弊紙調査員が訪れたのは都内にある2つの献血ルーム。まずは身分証明書を片手に受付へ。問診表に過去の病歴等を記入し、医師による問診を受ける。続いて行われるのは血液の成分検査。このときの検査では、血液中の各成分量が規定の基準を満たす必要がある。そして、次はいよいよ採血だ。針を刺してもらうときの痛みには個人差があるが、それさえ乗り越えてしまえば200または400ml献血(いずれも血液中の全成分を対象とする献血)の場合は15分程度で終了。採血された自分の血液が、必要としている誰かの元に届くことを願いつつ、医療機関の専門家たちにその先を託す。ここでようやく、献血ルームのサービスを満喫する資格を得られるのだ。
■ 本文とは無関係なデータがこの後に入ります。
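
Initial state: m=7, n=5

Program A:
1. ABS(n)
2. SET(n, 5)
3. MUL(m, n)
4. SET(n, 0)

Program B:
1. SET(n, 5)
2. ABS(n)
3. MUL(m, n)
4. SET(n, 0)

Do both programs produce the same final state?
Yes

Program A final state: m=35, n=0
Program B final state: m=35, n=0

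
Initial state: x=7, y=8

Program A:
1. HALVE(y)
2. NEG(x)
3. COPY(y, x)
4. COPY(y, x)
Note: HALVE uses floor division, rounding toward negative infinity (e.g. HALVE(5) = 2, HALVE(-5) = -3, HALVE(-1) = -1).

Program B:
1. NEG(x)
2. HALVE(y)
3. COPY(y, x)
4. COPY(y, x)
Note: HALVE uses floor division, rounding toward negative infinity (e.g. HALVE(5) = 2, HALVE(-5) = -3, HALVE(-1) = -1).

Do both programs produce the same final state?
Yes

Program A final state: x=-7, y=-7
Program B final state: x=-7, y=-7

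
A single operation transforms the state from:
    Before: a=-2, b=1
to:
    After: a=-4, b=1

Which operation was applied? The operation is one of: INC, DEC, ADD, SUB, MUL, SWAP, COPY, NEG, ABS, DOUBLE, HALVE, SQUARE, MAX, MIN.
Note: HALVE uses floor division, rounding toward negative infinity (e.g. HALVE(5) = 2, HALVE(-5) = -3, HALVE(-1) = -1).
DOUBLE(a)

Analyzing the change:
Before: a=-2, b=1
After: a=-4, b=1
Variable a changed from -2 to -4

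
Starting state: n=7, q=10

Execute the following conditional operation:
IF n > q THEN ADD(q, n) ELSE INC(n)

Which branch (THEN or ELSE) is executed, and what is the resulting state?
Branch: ELSE, Final state: n=8, q=10

Evaluating condition: n > q
n = 7, q = 10
Condition is False, so ELSE branch executes
After INC(n): n=8, q=10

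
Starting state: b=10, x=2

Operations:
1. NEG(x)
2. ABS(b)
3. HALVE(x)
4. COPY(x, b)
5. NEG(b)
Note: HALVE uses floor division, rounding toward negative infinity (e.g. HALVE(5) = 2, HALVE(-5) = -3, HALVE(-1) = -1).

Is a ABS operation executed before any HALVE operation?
Yes

First ABS: step 2
First HALVE: step 3
Since 2 < 3, ABS comes first.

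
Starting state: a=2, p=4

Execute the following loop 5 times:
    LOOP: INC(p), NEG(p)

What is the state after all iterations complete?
a=2, p=-5

Iteration trace:
Start: a=2, p=4
After iteration 1: a=2, p=-5
After iteration 2: a=2, p=4
After iteration 3: a=2, p=-5
After iteration 4: a=2, p=4
After iteration 5: a=2, p=-5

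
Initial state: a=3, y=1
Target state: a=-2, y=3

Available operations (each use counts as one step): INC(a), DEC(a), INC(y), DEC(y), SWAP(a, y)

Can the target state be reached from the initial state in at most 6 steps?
Yes

Path (4 steps): DEC(y) → DEC(y) → DEC(y) → SWAP(a, y)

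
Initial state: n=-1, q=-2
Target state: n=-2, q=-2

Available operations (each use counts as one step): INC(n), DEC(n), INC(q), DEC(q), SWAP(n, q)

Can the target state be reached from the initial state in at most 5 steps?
Yes

Path (1 step): DEC(n)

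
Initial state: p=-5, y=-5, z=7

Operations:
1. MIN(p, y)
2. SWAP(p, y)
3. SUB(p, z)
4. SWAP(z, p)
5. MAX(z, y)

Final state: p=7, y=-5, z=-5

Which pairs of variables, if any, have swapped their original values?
(z, p)

Comparing initial and final values:
z: 7 → -5
y: -5 → -5
p: -5 → 7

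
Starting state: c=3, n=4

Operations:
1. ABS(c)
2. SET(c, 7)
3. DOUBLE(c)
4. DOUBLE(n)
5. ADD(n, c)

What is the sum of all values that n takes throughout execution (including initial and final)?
46

Values of n at each step:
Initial: n = 4
After step 1: n = 4
After step 2: n = 4
After step 3: n = 4
After step 4: n = 8
After step 5: n = 22
Sum = 4 + 4 + 4 + 4 + 8 + 22 = 46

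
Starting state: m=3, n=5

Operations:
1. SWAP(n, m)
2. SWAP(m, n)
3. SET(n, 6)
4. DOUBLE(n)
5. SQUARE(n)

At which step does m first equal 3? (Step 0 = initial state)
Step 0

Tracing m:
Initial: m = 3 ← first occurrence
After step 1: m = 5
After step 2: m = 3
After step 3: m = 3
After step 4: m = 3
After step 5: m = 3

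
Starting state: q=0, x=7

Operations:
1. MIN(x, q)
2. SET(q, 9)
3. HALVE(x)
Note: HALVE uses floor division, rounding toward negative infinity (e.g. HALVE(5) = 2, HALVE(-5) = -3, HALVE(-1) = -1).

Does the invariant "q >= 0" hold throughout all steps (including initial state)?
Yes

The invariant holds at every step.

State at each step:
Initial: q=0, x=7
After step 1: q=0, x=0
After step 2: q=9, x=0
After step 3: q=9, x=0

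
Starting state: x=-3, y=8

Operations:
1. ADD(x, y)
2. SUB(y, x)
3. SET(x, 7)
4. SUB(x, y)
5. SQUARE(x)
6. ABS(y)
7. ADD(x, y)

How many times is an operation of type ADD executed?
2

Counting ADD operations:
Step 1: ADD(x, y) ← ADD
Step 7: ADD(x, y) ← ADD
Total: 2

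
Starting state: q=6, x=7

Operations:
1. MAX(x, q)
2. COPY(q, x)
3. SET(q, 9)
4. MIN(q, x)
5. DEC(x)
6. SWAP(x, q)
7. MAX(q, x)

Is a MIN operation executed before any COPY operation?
No

First MIN: step 4
First COPY: step 2
Since 4 > 2, COPY comes first.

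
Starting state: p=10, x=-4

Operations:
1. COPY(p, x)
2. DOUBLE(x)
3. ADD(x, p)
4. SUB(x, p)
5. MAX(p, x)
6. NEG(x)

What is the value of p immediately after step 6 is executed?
p = -4

Tracing p through execution:
Initial: p = 10
After step 1 (COPY(p, x)): p = -4
After step 2 (DOUBLE(x)): p = -4
After step 3 (ADD(x, p)): p = -4
After step 4 (SUB(x, p)): p = -4
After step 5 (MAX(p, x)): p = -4
After step 6 (NEG(x)): p = -4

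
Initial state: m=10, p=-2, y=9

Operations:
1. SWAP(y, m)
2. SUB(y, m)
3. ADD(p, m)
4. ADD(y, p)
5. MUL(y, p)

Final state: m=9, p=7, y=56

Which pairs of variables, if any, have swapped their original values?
None

Comparing initial and final values:
p: -2 → 7
m: 10 → 9
y: 9 → 56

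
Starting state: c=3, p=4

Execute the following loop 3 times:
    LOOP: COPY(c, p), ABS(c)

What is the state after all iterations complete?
c=4, p=4

Iteration trace:
Start: c=3, p=4
After iteration 1: c=4, p=4
After iteration 2: c=4, p=4
After iteration 3: c=4, p=4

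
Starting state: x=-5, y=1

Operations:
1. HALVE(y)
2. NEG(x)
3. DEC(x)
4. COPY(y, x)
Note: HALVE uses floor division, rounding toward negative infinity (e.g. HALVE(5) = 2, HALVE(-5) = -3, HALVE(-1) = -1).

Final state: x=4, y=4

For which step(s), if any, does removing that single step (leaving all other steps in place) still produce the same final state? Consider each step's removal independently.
Step(s) 1

Testing removal of each single step:
Without step 1: final = x=4, y=4 (same)
Without step 2: final = x=-6, y=-6 (different)
Without step 3: final = x=5, y=5 (different)
Without step 4: final = x=4, y=0 (different)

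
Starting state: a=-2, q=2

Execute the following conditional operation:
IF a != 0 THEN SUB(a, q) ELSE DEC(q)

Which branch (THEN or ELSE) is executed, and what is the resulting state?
Branch: THEN, Final state: a=-4, q=2

Evaluating condition: a != 0
a = -2
Condition is True, so THEN branch executes
After SUB(a, q): a=-4, q=2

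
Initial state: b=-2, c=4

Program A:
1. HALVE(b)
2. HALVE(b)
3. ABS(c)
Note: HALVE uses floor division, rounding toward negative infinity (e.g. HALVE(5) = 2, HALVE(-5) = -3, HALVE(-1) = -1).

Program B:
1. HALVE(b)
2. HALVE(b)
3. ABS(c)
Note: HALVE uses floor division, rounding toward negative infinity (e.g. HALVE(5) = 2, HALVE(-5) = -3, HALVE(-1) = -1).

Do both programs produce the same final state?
Yes

Program A final state: b=-1, c=4
Program B final state: b=-1, c=4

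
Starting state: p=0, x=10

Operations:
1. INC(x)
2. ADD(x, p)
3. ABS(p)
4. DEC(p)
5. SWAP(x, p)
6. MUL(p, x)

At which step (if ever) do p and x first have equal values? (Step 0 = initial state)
Never

p and x never become equal during execution.

Comparing values at each step:
Initial: p=0, x=10
After step 1: p=0, x=11
After step 2: p=0, x=11
After step 3: p=0, x=11
After step 4: p=-1, x=11
After step 5: p=11, x=-1
After step 6: p=-11, x=-1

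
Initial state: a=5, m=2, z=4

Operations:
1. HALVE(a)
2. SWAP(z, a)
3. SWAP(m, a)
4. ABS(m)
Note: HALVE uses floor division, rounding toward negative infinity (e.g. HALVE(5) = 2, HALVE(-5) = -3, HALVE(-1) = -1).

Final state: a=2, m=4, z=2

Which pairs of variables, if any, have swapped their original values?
(m, z)

Comparing initial and final values:
m: 2 → 4
a: 5 → 2
z: 4 → 2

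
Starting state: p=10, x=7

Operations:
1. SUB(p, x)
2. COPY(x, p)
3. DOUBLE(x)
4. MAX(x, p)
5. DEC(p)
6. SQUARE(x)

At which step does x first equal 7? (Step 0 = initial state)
Step 0

Tracing x:
Initial: x = 7 ← first occurrence
After step 1: x = 7
After step 2: x = 3
After step 3: x = 6
After step 4: x = 6
After step 5: x = 6
After step 6: x = 36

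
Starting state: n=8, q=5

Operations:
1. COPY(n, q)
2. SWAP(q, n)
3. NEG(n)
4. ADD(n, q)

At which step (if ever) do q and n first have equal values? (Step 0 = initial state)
Step 1

q and n first become equal after step 1.

Comparing values at each step:
Initial: q=5, n=8
After step 1: q=5, n=5 ← equal!
After step 2: q=5, n=5 ← equal!
After step 3: q=5, n=-5
After step 4: q=5, n=0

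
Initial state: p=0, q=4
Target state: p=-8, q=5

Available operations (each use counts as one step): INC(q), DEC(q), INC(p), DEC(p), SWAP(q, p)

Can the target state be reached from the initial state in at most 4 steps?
No

The target state cannot be reached within 4 steps.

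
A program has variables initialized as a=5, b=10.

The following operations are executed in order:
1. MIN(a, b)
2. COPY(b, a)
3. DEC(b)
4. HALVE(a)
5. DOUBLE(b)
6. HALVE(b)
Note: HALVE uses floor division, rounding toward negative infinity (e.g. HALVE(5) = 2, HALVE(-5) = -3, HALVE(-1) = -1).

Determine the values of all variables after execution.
{a: 2, b: 4}

Step-by-step execution:
Initial: a=5, b=10
After step 1 (MIN(a, b)): a=5, b=10
After step 2 (COPY(b, a)): a=5, b=5
After step 3 (DEC(b)): a=5, b=4
After step 4 (HALVE(a)): a=2, b=4
After step 5 (DOUBLE(b)): a=2, b=8
After step 6 (HALVE(b)): a=2, b=4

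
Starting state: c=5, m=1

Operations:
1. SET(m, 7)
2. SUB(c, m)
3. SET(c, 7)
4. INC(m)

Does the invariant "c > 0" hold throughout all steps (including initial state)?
No, violated after step 2

The invariant is violated after step 2.

State at each step:
Initial: c=5, m=1
After step 1: c=5, m=7
After step 2: c=-2, m=7
After step 3: c=7, m=7
After step 4: c=7, m=8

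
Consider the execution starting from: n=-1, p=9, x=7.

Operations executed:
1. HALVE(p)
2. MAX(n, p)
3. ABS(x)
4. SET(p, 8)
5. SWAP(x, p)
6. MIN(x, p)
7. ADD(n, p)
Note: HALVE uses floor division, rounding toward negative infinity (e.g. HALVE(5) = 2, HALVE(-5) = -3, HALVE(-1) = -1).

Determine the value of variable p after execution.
p = 7

Tracing execution:
Step 1: HALVE(p) → p = 4
Step 2: MAX(n, p) → p = 4
Step 3: ABS(x) → p = 4
Step 4: SET(p, 8) → p = 8
Step 5: SWAP(x, p) → p = 7
Step 6: MIN(x, p) → p = 7
Step 7: ADD(n, p) → p = 7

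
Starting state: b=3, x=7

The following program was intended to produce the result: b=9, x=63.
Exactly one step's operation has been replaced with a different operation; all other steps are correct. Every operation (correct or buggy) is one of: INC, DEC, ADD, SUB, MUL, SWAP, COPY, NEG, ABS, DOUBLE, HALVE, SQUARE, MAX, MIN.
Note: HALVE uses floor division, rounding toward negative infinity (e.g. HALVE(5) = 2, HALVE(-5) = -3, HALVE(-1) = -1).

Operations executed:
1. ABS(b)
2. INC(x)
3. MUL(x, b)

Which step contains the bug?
Step 2

Trace with buggy code:
Initial: b=3, x=7
After step 1: b=3, x=7
After step 2: b=3, x=8
After step 3: b=3, x=24
Actual final b=3, x=24 ≠ expected b=9, x=63.
Step 2 is the only position where a single-operation replacement can produce the expected result.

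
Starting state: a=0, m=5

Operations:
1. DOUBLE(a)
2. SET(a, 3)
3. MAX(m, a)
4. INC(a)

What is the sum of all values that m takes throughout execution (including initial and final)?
25

Values of m at each step:
Initial: m = 5
After step 1: m = 5
After step 2: m = 5
After step 3: m = 5
After step 4: m = 5
Sum = 5 + 5 + 5 + 5 + 5 = 25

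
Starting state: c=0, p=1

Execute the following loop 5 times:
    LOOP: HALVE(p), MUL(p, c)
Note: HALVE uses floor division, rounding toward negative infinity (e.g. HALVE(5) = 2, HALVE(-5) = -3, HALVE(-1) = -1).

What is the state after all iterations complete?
c=0, p=0

Iteration trace:
Start: c=0, p=1
After iteration 1: c=0, p=0
After iteration 2: c=0, p=0
After iteration 3: c=0, p=0
After iteration 4: c=0, p=0
After iteration 5: c=0, p=0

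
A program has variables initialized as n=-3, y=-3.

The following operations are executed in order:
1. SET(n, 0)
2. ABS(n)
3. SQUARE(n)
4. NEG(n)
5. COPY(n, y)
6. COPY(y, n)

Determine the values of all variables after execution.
{n: -3, y: -3}

Step-by-step execution:
Initial: n=-3, y=-3
After step 1 (SET(n, 0)): n=0, y=-3
After step 2 (ABS(n)): n=0, y=-3
After step 3 (SQUARE(n)): n=0, y=-3
After step 4 (NEG(n)): n=0, y=-3
After step 5 (COPY(n, y)): n=-3, y=-3
After step 6 (COPY(y, n)): n=-3, y=-3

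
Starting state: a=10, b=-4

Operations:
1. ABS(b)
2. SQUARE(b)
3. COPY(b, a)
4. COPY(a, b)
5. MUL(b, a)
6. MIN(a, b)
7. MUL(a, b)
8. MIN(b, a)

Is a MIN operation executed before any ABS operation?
No

First MIN: step 6
First ABS: step 1
Since 6 > 1, ABS comes first.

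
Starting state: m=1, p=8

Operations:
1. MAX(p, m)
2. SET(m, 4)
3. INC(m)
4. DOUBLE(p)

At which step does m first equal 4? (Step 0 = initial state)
Step 2

Tracing m:
Initial: m = 1
After step 1: m = 1
After step 2: m = 4 ← first occurrence
After step 3: m = 5
After step 4: m = 5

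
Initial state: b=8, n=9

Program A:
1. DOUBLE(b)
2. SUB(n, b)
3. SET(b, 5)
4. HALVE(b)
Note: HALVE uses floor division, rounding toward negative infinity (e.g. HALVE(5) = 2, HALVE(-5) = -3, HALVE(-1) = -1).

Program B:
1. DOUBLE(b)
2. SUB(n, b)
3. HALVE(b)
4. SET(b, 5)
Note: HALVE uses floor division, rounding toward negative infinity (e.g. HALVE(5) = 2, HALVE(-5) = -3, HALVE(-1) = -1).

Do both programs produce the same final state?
No

Program A final state: b=2, n=-7
Program B final state: b=5, n=-7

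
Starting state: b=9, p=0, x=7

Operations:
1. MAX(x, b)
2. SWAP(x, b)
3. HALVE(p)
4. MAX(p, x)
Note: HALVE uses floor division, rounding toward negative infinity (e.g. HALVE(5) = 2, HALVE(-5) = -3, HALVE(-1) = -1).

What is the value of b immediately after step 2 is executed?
b = 9

Tracing b through execution:
Initial: b = 9
After step 1 (MAX(x, b)): b = 9
After step 2 (SWAP(x, b)): b = 9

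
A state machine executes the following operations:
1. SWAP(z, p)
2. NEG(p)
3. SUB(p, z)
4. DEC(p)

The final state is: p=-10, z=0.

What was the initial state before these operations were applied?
p=0, z=9

Working backwards:
Final state: p=-10, z=0
Before step 4 (DEC(p)): p=-9, z=0
Before step 3 (SUB(p, z)): p=-9, z=0
Before step 2 (NEG(p)): p=9, z=0
Before step 1 (SWAP(z, p)): p=0, z=9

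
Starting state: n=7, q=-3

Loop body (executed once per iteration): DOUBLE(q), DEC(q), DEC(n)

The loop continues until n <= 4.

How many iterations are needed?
3

Tracing iterations:
Initial: n=7, q=-3
After iteration 1: n=6, q=-7
After iteration 2: n=5, q=-15
After iteration 3: n=4, q=-31
n <= 4 now holds, so the loop exits after 3 iterations.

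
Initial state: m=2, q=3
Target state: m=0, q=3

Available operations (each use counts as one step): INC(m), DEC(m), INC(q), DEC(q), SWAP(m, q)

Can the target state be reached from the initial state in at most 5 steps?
Yes

Path (2 steps): DEC(m) → DEC(m)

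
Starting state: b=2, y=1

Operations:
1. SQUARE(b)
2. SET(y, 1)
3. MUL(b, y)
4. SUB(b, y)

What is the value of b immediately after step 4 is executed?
b = 3

Tracing b through execution:
Initial: b = 2
After step 1 (SQUARE(b)): b = 4
After step 2 (SET(y, 1)): b = 4
After step 3 (MUL(b, y)): b = 4
After step 4 (SUB(b, y)): b = 3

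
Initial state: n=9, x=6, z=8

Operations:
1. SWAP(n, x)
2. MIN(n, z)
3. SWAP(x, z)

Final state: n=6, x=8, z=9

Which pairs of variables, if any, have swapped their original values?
None

Comparing initial and final values:
z: 8 → 9
n: 9 → 6
x: 6 → 8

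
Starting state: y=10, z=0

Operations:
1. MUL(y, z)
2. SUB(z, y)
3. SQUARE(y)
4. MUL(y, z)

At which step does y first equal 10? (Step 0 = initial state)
Step 0

Tracing y:
Initial: y = 10 ← first occurrence
After step 1: y = 0
After step 2: y = 0
After step 3: y = 0
After step 4: y = 0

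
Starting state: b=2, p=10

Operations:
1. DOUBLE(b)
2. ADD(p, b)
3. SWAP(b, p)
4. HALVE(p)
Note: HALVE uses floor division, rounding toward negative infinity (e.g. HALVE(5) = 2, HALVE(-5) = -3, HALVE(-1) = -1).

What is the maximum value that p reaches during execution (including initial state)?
14

Values of p at each step:
Initial: p = 10
After step 1: p = 10
After step 2: p = 14 ← maximum
After step 3: p = 4
After step 4: p = 2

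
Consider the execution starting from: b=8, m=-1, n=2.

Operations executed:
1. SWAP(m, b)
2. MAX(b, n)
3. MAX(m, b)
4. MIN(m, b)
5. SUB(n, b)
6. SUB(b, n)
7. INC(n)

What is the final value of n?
n = 1

Tracing execution:
Step 1: SWAP(m, b) → n = 2
Step 2: MAX(b, n) → n = 2
Step 3: MAX(m, b) → n = 2
Step 4: MIN(m, b) → n = 2
Step 5: SUB(n, b) → n = 0
Step 6: SUB(b, n) → n = 0
Step 7: INC(n) → n = 1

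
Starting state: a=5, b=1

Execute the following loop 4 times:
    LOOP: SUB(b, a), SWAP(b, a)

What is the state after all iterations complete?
a=22, b=-13

Iteration trace:
Start: a=5, b=1
After iteration 1: a=-4, b=5
After iteration 2: a=9, b=-4
After iteration 3: a=-13, b=9
After iteration 4: a=22, b=-13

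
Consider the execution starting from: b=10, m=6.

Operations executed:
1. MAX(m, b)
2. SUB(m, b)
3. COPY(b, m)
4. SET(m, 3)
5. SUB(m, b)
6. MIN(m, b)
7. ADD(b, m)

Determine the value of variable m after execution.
m = 0

Tracing execution:
Step 1: MAX(m, b) → m = 10
Step 2: SUB(m, b) → m = 0
Step 3: COPY(b, m) → m = 0
Step 4: SET(m, 3) → m = 3
Step 5: SUB(m, b) → m = 3
Step 6: MIN(m, b) → m = 0
Step 7: ADD(b, m) → m = 0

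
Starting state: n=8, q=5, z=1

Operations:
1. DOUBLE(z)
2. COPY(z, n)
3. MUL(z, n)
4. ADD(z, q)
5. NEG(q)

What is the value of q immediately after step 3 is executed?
q = 5

Tracing q through execution:
Initial: q = 5
After step 1 (DOUBLE(z)): q = 5
After step 2 (COPY(z, n)): q = 5
After step 3 (MUL(z, n)): q = 5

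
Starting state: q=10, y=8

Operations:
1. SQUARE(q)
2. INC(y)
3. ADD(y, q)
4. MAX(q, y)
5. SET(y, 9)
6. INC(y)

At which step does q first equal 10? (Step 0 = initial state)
Step 0

Tracing q:
Initial: q = 10 ← first occurrence
After step 1: q = 100
After step 2: q = 100
After step 3: q = 100
After step 4: q = 109
After step 5: q = 109
After step 6: q = 109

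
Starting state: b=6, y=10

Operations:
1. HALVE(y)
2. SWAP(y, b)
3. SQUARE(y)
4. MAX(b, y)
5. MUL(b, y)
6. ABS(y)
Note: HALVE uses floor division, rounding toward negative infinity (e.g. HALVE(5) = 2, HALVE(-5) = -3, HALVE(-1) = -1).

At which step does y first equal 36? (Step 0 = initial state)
Step 3

Tracing y:
Initial: y = 10
After step 1: y = 5
After step 2: y = 6
After step 3: y = 36 ← first occurrence
After step 4: y = 36
After step 5: y = 36
After step 6: y = 36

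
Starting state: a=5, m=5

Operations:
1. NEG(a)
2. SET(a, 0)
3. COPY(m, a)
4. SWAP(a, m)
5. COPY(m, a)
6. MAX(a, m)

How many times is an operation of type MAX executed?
1

Counting MAX operations:
Step 6: MAX(a, m) ← MAX
Total: 1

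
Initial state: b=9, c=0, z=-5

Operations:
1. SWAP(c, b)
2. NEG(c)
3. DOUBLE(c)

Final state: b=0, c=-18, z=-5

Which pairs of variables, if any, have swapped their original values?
None

Comparing initial and final values:
c: 0 → -18
z: -5 → -5
b: 9 → 0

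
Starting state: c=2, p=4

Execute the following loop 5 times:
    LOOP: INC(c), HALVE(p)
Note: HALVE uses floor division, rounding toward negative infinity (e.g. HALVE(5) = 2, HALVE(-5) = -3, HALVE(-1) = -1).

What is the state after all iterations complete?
c=7, p=0

Iteration trace:
Start: c=2, p=4
After iteration 1: c=3, p=2
After iteration 2: c=4, p=1
After iteration 3: c=5, p=0
After iteration 4: c=6, p=0
After iteration 5: c=7, p=0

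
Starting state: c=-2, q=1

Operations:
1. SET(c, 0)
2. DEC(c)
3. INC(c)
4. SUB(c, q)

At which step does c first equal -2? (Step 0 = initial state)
Step 0

Tracing c:
Initial: c = -2 ← first occurrence
After step 1: c = 0
After step 2: c = -1
After step 3: c = 0
After step 4: c = -1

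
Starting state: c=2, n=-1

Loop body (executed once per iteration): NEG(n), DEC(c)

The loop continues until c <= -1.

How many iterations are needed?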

採血後、清潔感溢れる休憩室に入ったら、まずは無料ドリンクコーナーで十分に水分補給をしよう。ドーナッツなどで腹ごしらえをしてもいいだろう。ただし、一人あたりで食べられる個数が決まっている場合もあるので注意が必要だ。血糖値を気遣って食べることも忘れてはいけない。さらに、献血後に車を運転をする予定の人は、採血から30分以上の時間空けてからにしたほうが良いという。豊富にそろう漫画や雑誌に読み耽ったり、マッサージチェアーを利用すれば、十分にくつろいだ時間を過ごせる。成分献血(特定成分のみを対象とし、赤血球は体内に戻す献血)の場合は45〜90分程度の時間が必要とされるため、ゲームやDVDを楽しむことも出来る。
手相占いやカラーコーディネートなどのイベントが開かれる日は、特に友達同士で訪れる人も多いようだ。映画、カラオケ、締めに献血。こんな新しい休日の過ごし方はいかがだろうか。